Seguime en Instagram @maria.bernatene

OJALÁ SE INCENDIE ALGO

Cada tanto repaso una escena particular, puede que todavía esté intentando descifrarla. Recuerdo, además del escaso diálogo que se abría lugar en esa noche en pausa, todo lo que no se decía. Todo lo que ocurría en el aire cuando el que hablaba era el silencio. El suyo, específicamente. Me desarmo reviviendo una y otra vez las palabras que dijo, las que podría haber dicho, las que eligió callar, las que formaba con su propio pensamiento que era tan potente que me resultaba audible.

Hablar me parecía injusto, romper con esa esfera de quietud que habíamos armado en medio del sofocante calor de agosto. No nos movíamos para que la temperatura no se adueñase de nuestros cuerpos y nos derritiera. Pero, sobre todo, no nos movíamos porque el momento era perfecto y temíamos echarlo a perder con algo tan chiquito y potente como una caricia o una palabra.
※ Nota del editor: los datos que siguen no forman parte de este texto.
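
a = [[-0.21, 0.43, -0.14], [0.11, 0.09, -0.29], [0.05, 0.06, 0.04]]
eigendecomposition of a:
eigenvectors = [[(0.95+0j), 0.67+0.00j, 0.67-0.00j], [(-0.3+0j), 0.61+0.13j, (0.61-0.13j)], [-0.08+0.00j, (0.24-0.33j), 0.24+0.33j]]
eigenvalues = [(-0.33+0j), (0.13+0.15j), (0.13-0.15j)]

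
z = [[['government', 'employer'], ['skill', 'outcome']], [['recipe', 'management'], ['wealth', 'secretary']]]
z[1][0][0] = 'recipe'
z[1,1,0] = 'wealth'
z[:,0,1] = ['employer', 'management']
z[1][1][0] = 'wealth'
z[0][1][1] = 'outcome'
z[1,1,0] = 'wealth'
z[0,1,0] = 'skill'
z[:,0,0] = ['government', 'recipe']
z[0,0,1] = 'employer'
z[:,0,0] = ['government', 'recipe']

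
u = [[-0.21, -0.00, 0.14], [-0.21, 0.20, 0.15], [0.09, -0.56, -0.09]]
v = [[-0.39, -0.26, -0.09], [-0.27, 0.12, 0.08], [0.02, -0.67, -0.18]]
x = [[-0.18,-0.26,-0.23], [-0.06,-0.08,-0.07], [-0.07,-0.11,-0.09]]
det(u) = 0.00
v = x + u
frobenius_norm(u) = 0.71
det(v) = -0.02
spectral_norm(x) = 0.44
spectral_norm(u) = 0.64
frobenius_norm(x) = 0.44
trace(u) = -0.10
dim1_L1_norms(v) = [0.74, 0.47, 0.87]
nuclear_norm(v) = 1.28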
Al principio mirábamos hacia algún punto fijo de la calle, los autos aparcados, la basura en los cestos, las veredas vacías. Pero en un momento traicioné esa soledad compartida, giré mi rostro y vi el suyo de perfil. Pacífico. Sus párpados subían y bajaban con una precisión felina para no atentar contra la calma. De haber sido posible, lo hubiese colocado en mis manos como si fuera una bola de algodón para acobijarlo y resguardarlo. Para mantenerlo a salvo del mundo sonoro en el que deambulamos sin poder arrancarle al ruido una sola cuota de ilusión.

—Ojalá se incendie algo. —soltó y el aire pareció arremolinarse y caer como caen los castillos de cartas frente a un golpe limpio.

—Yo, yo estoy ardiendo. —dije visiblemente entregada a lo que quisiera hacer conmigo.

—Ya, pero me refiero a fuego de verdad. Me gusta ver el fuego, salir sin saber si vuelvo, tragar el humo hasta perderme.

No importa cuántas veces lo cuente o lo reviva. Todavía se me comprime el pecho al pensar que estuve más de dos horas sentada en un balcón de cara a la versión nocturna de Córdoba, Andalucía; con una persona que acababa de conocer, libros, malvones que crecían de a puñados en las macetas que colgaban de las barandas de madera que nos contenían, una bolsa de higos dulces como el veneno. El veneno de haber estado adentro de esa boca. Una boca sin palabras.

Pero justamente eso, la ausencia, es lo que me llamó la atención. Me descubrí capaz de llenar esa ausencia con lo que fuera y la poblé de posibilidades. De ideas que valoro y me importan, de las causas que defiendo, de un pasado que observo con actitud maternal, de una herida que creo poder sanar como si estuviese provista de algún magnífico don. Yo lo miraba y veía todo eso, completaba la imagen. Él solo estaba ahí.

—¿Vas a escribir sobre mi? —me preguntó con esos ojos verdes de belleza insultante y con la luz de la calle reflejándose en las partes más lindas de su cara. 

—Probablemente. —respondí queriendo crear alguna suerte de misterio cuando en realidad ya sabía que me estaba provocando cosas que no podría ignorar nunca más. ¿Cómo se ignora lo que se conoce? ¿Cuánto puede un diálogo tan escueto? Se ha repetido en sinfín desde aquel día hasta este, a lo mejor, para no morir. Se repite, pero no se supera porque queda solo un eco, no hay materia viva que lo contenga más que estas ganas de repasarlo.

—¿Y de qué hablarás cuando lo hagas?

Te respondo ahora, a distancia y a destiempo. Ahora que no me repasas a diario como yo lo hago. Te respondo como vos lo harías porque adoptarte en mi propia voz es lo poco que me queda. Es por esto que dejo correr el agua, los días, los escalones temporales y te cuento: ¿De qué hablaré cuando lo haga? De tu silencio, de la falta de ensamble, de tus ganas de arder y mi ardor. De nuestros deseos convexos que parecen no encajar de ninguna forma, a pesar de ser compatibles. Hablaré de todo, de lo que pudimos ser y no fuimos.